Data ICW menunjukkan ada 15 bekas koruptor yang nyaleg di DPR maupun DPD.
Juru bicara MA, Suharto menuturkan tindak pidana korupsi merupakan kejahatan luar biasa. Karenanya, KPU mestinya menyusun aturan yang lebih berat untuk menyaring calon wakil rakyat.
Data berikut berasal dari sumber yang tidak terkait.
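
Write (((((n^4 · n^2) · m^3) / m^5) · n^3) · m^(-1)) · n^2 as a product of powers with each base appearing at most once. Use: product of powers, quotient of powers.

m^(-3)n^11

(((((n^4 · n^2) · m^3) / m^5) · n^3) · m^(-1)) · n^2
= ((((n^6 · m^3) / m^5) · n^3) · m^(-1)) · n^2    [product of powers]
= m^(-3)n^11    [quotient of powers; product of powers]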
Dua ketentuan dalam PKPU dinilai mempermudah eks koruptor maju sebagai caleg maupun anggota DPD, sehingga bertentangan dengan putusan MK dan UU Pemilu.
Sementara itu, Komisioner KPU Idham Holik dalam keterangan tertulis yang diterima KBR, memastikan bakal mempelajari putusan MA tersebut dengan melibatkan ahli.
Di sisi lain, Idham mempersoalkan prosedur gugatan uji materi ke MA yang dinilainya tidak sesuai dengan norma Undang-Undang Pemilu. Kata dia, uji materi telah melewati masa pengujian PKPU yang ditetapkan paling lambat 30 hari kerja sejak kedua aturan itu diundangkan, yakni 18 April 2023. Selain itu, Idham mengeklaim, penyusunan PKPU telah merujuk pertimbangan putusan MK.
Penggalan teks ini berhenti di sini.